Dentro de ese esquema todo son principios abstractos. El provincialismo es una «ideología disponible», que puede usarse siempre que un notable lo necesite, porque siempre habrá algo que reivindicar. Lo razonable es criticar a la mayoría parlamentaria o al Consell de turno, que, sin duda, muchos errores comete con estas cosas. Pero es más fácil, estúpidamente más fácil, echar la culpa a «Valencia». Sin apreciar el marco competencial de la Constitución, sin, insisto, hacer un pensamiento sobre la deuda histórica o los déficits en la financiación. Cuando Hitler invadió la URSS el falangista diario «Arriba» colgó un cartel enorme en su fachada: «¡Rusia tiene la culpa!». Pues eso.

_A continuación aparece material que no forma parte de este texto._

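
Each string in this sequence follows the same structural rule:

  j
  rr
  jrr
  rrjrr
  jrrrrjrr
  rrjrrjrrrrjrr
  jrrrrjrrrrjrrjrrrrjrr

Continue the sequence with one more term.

From term 3 onward, concatenate the second-to-last term with the last: j·rr = jrr, rr·jrr = rrjrr, …
Continuing: rrjrrjrrrrjrr · jrrrrjrrrrjrrjrrrrjrr gives term 8.

rrjrrjrrrrjrrjrrrrjrrrrjrrjrrrrjrr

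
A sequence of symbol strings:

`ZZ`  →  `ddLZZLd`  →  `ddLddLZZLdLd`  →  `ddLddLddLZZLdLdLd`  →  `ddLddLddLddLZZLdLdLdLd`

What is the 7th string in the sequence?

Every step adds ddL to the front and Ld to the end of the previous string.
From ddLddLddLddLZZLdLdLdLd, 2 further steps: ddLddLddLddLZZLdLdLdLd → ddLddLddLddLddLZZLdLdLdLdLd → (answer).

ddLddLddLddLddLddLZZLdLdLdLdLdLd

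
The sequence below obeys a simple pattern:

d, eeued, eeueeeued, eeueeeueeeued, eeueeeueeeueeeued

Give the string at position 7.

Each term is the previous one with eeue prepended.
From eeueeeueeeueeeued, 2 further steps: eeueeeueeeueeeued → eeueeeueeeueeeueeeued → (answer).

eeueeeueeeueeeueeeueeeued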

No quiero ni pensar las almas sensibles que estoy tocando, las afiladas plumas como navajas que estarán preparando su respuesta. Sea. Bien piense el noble y enfadado contendiente que va a tener difícil mostrar un amor a la provincia de Alicante, a este sur que he paseado y vivido y vivo con dedicación, superior al mío. Pero dejemos eso que es cosa de intangibles intenciones. Diré que lo que me apremia, y no como a otros, es proponer un debate serio y no basado en apriorismos. ¿Deben desaparecer las Diputaciones? Lo que me interesa realmente es cómo reconstruir el Estado de las autonomías, que no está para resistir mucho más con su modelo actual. En ese marco me parece que sería bueno que en el nuevo pacto federal cada Comunidad decidiera democráticamente el modelo de organización territorial interna. Pero también creo que, en la realidad actual, es tan legítimo defender el modelo existente como defender la aplicación de normas y principios que reconfiguren el territorio de manera flexible -mancomunidades, áreas metropolitanas, áreas intercomarcales, áreas funcionales, acciones estratégicas...- y buscando la coordinación entre todas las administraciones. Curiosamente la Generalitat está mucho mejor dotada para favorecer esa flexibilidad que unas Diputaciones que sólo pueden entender el lenguaje del centralismo provincial, pues cualquier otra cosa significaría negar su esencia. La clave, en todo caso, consiste en apreciar qué modelo favorece más las necesidades y urgencias del Estado del bienestar: ahí es donde nos la jugamos y no en las pequeñas, aunque legítimas, gotas de dolida identificación. Mientras tanto, lo que es seguro es que lo que es bueno para la provincia de Alicante es bueno para la Comunidad Valencia y que lo que es bueno para la Comunidad Valenciana es bueno para la provincia de Alicante.